# readiris pro? worth the $79?



## keebler27 (Jan 5, 2007)

Hi folks,

I did a search and the last thread involving ReadIris pro was September so I thought I'd make a new one.

There's a sale on for $79. Worth it? Unfortunately, when you sign up for a trial, it's a flash demo emailed to you...not a 'use the product demo'. 

I'm leery about that as it doesn't make sense - I can't recall too many products, if any, who wouldn't let you try the product first?

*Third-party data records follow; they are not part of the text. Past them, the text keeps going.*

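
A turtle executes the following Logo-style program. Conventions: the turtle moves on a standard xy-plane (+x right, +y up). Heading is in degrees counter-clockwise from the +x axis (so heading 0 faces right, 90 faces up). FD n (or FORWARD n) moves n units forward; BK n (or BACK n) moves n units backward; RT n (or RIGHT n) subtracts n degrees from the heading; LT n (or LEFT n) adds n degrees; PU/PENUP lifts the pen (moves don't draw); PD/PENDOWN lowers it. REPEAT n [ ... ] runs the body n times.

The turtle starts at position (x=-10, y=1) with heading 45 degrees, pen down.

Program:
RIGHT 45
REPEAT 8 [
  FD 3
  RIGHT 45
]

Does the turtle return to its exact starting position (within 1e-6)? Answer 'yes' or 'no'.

Answer: yes

Derivation:
Executing turtle program step by step:
Start: pos=(-10,1), heading=45, pen down
RT 45: heading 45 -> 0
REPEAT 8 [
  -- iteration 1/8 --
  FD 3: (-10,1) -> (-7,1) [heading=0, draw]
  RT 45: heading 0 -> 315
  -- iteration 2/8 --
  FD 3: (-7,1) -> (-4.879,-1.121) [heading=315, draw]
  RT 45: heading 315 -> 270
  -- iteration 3/8 --
  FD 3: (-4.879,-1.121) -> (-4.879,-4.121) [heading=270, draw]
  RT 45: heading 270 -> 225
  -- iteration 4/8 --
  FD 3: (-4.879,-4.121) -> (-7,-6.243) [heading=225, draw]
  RT 45: heading 225 -> 180
  -- iteration 5/8 --
  FD 3: (-7,-6.243) -> (-10,-6.243) [heading=180, draw]
  RT 45: heading 180 -> 135
  -- iteration 6/8 --
  FD 3: (-10,-6.243) -> (-12.121,-4.121) [heading=135, draw]
  RT 45: heading 135 -> 90
  -- iteration 7/8 --
  FD 3: (-12.121,-4.121) -> (-12.121,-1.121) [heading=90, draw]
  RT 45: heading 90 -> 45
  -- iteration 8/8 --
  FD 3: (-12.121,-1.121) -> (-10,1) [heading=45, draw]
  RT 45: heading 45 -> 0
]
Final: pos=(-10,1), heading=0, 8 segment(s) drawn

Start position: (-10, 1)
Final position: (-10, 1)
Distance = 0; < 1e-6 -> CLOSED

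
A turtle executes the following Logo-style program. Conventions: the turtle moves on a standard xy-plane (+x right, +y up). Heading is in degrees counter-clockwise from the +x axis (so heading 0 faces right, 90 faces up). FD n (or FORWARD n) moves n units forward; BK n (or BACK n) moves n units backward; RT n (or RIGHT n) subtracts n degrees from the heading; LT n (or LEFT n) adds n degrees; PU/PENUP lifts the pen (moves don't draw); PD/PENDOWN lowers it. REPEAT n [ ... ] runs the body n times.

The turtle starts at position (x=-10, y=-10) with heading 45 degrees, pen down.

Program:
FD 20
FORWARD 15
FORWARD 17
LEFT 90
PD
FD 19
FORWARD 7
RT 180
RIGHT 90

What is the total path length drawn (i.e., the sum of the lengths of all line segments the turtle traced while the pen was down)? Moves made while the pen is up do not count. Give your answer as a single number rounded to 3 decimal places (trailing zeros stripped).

Executing turtle program step by step:
Start: pos=(-10,-10), heading=45, pen down
FD 20: (-10,-10) -> (4.142,4.142) [heading=45, draw]
FD 15: (4.142,4.142) -> (14.749,14.749) [heading=45, draw]
FD 17: (14.749,14.749) -> (26.77,26.77) [heading=45, draw]
LT 90: heading 45 -> 135
PD: pen down
FD 19: (26.77,26.77) -> (13.335,40.205) [heading=135, draw]
FD 7: (13.335,40.205) -> (8.385,45.154) [heading=135, draw]
RT 180: heading 135 -> 315
RT 90: heading 315 -> 225
Final: pos=(8.385,45.154), heading=225, 5 segment(s) drawn

Segment lengths:
  seg 1: (-10,-10) -> (4.142,4.142), length = 20
  seg 2: (4.142,4.142) -> (14.749,14.749), length = 15
  seg 3: (14.749,14.749) -> (26.77,26.77), length = 17
  seg 4: (26.77,26.77) -> (13.335,40.205), length = 19
  seg 5: (13.335,40.205) -> (8.385,45.154), length = 7
Total = 78

Answer: 78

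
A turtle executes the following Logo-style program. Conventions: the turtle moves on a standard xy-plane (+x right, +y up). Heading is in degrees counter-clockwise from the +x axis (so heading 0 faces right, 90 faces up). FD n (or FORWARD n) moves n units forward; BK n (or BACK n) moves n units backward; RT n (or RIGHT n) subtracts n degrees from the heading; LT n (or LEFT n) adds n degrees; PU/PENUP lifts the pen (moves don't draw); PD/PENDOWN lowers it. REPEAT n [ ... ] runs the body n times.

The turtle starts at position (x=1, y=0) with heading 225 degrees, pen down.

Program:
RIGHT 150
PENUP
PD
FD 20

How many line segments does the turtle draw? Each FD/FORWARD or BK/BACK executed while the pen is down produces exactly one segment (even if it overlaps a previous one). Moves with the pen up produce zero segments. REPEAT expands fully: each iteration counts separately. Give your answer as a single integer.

Executing turtle program step by step:
Start: pos=(1,0), heading=225, pen down
RT 150: heading 225 -> 75
PU: pen up
PD: pen down
FD 20: (1,0) -> (6.176,19.319) [heading=75, draw]
Final: pos=(6.176,19.319), heading=75, 1 segment(s) drawn
Segments drawn: 1

Answer: 1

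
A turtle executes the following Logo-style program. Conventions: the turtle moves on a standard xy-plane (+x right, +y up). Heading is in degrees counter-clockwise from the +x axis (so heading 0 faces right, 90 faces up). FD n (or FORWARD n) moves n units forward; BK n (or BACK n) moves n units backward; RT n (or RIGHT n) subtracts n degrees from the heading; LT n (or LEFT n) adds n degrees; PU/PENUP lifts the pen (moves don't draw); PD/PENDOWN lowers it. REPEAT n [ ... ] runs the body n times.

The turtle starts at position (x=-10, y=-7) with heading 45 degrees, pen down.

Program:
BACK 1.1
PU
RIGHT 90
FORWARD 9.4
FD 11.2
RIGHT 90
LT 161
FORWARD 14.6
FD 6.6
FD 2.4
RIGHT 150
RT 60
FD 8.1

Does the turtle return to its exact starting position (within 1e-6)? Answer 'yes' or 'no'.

Executing turtle program step by step:
Start: pos=(-10,-7), heading=45, pen down
BK 1.1: (-10,-7) -> (-10.778,-7.778) [heading=45, draw]
PU: pen up
RT 90: heading 45 -> 315
FD 9.4: (-10.778,-7.778) -> (-4.131,-14.425) [heading=315, move]
FD 11.2: (-4.131,-14.425) -> (3.789,-22.344) [heading=315, move]
RT 90: heading 315 -> 225
LT 161: heading 225 -> 26
FD 14.6: (3.789,-22.344) -> (16.911,-15.944) [heading=26, move]
FD 6.6: (16.911,-15.944) -> (22.843,-13.051) [heading=26, move]
FD 2.4: (22.843,-13.051) -> (25,-11.999) [heading=26, move]
RT 150: heading 26 -> 236
RT 60: heading 236 -> 176
FD 8.1: (25,-11.999) -> (16.92,-11.434) [heading=176, move]
Final: pos=(16.92,-11.434), heading=176, 1 segment(s) drawn

Start position: (-10, -7)
Final position: (16.92, -11.434)
Distance = 27.283; >= 1e-6 -> NOT closed

Answer: no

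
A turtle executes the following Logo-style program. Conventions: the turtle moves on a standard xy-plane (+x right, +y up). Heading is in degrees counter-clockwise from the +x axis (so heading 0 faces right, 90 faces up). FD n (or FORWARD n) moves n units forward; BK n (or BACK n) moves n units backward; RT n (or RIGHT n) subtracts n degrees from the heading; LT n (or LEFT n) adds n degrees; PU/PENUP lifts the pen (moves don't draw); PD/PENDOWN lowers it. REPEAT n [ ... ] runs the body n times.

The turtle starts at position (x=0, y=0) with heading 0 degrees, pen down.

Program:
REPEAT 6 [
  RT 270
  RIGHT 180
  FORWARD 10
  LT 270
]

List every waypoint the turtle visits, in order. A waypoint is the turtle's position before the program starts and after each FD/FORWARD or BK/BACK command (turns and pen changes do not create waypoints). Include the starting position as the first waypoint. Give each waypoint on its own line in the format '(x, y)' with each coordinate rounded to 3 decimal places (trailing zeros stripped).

Executing turtle program step by step:
Start: pos=(0,0), heading=0, pen down
REPEAT 6 [
  -- iteration 1/6 --
  RT 270: heading 0 -> 90
  RT 180: heading 90 -> 270
  FD 10: (0,0) -> (0,-10) [heading=270, draw]
  LT 270: heading 270 -> 180
  -- iteration 2/6 --
  RT 270: heading 180 -> 270
  RT 180: heading 270 -> 90
  FD 10: (0,-10) -> (0,0) [heading=90, draw]
  LT 270: heading 90 -> 0
  -- iteration 3/6 --
  RT 270: heading 0 -> 90
  RT 180: heading 90 -> 270
  FD 10: (0,0) -> (0,-10) [heading=270, draw]
  LT 270: heading 270 -> 180
  -- iteration 4/6 --
  RT 270: heading 180 -> 270
  RT 180: heading 270 -> 90
  FD 10: (0,-10) -> (0,0) [heading=90, draw]
  LT 270: heading 90 -> 0
  -- iteration 5/6 --
  RT 270: heading 0 -> 90
  RT 180: heading 90 -> 270
  FD 10: (0,0) -> (0,-10) [heading=270, draw]
  LT 270: heading 270 -> 180
  -- iteration 6/6 --
  RT 270: heading 180 -> 270
  RT 180: heading 270 -> 90
  FD 10: (0,-10) -> (0,0) [heading=90, draw]
  LT 270: heading 90 -> 0
]
Final: pos=(0,0), heading=0, 6 segment(s) drawn
Waypoints (7 total):
(0, 0)
(0, -10)
(0, 0)
(0, -10)
(0, 0)
(0, -10)
(0, 0)

Answer: (0, 0)
(0, -10)
(0, 0)
(0, -10)
(0, 0)
(0, -10)
(0, 0)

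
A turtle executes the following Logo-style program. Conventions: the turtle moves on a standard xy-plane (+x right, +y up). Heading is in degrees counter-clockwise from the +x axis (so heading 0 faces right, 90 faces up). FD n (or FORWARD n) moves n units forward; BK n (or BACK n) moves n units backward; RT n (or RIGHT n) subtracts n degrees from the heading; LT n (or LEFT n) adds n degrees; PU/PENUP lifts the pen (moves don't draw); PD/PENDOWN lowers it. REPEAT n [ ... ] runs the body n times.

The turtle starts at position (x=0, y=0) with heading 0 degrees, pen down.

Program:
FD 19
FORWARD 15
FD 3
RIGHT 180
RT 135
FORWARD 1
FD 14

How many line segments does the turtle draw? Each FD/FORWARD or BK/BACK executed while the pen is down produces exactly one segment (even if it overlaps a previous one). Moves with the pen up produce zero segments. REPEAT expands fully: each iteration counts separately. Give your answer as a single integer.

Answer: 5

Derivation:
Executing turtle program step by step:
Start: pos=(0,0), heading=0, pen down
FD 19: (0,0) -> (19,0) [heading=0, draw]
FD 15: (19,0) -> (34,0) [heading=0, draw]
FD 3: (34,0) -> (37,0) [heading=0, draw]
RT 180: heading 0 -> 180
RT 135: heading 180 -> 45
FD 1: (37,0) -> (37.707,0.707) [heading=45, draw]
FD 14: (37.707,0.707) -> (47.607,10.607) [heading=45, draw]
Final: pos=(47.607,10.607), heading=45, 5 segment(s) drawn
Segments drawn: 5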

Does it work well? Accurate enough?

The sale is only on for another day I think. (down $20).

Cheers,
Keebler


----------



## mikemchugh (Feb 21, 2001)

I've used it for years, and find it to be very accurate - FYI I use it mainly to scan newspaper and magazine pages. The only issue I have found is that for very small text it can be problematic (e.g. fractions), but for regular text it's very good indeed. At $79 I think it's a steal.

Mike McHugh


----------



## keebler27 (Jan 5, 2007)

mikemchugh said:


> I've used it for years, and find it to be very accurate - FYI I use it mainly to scan newspaper and magazine pages. The only issue I have found is that for very small text it can be problematic (e.g. fractions), but for regular text it's very good indeed. At $79 I think it's a steal.
> 
> Mike McHugh


Thanks Mike!


----------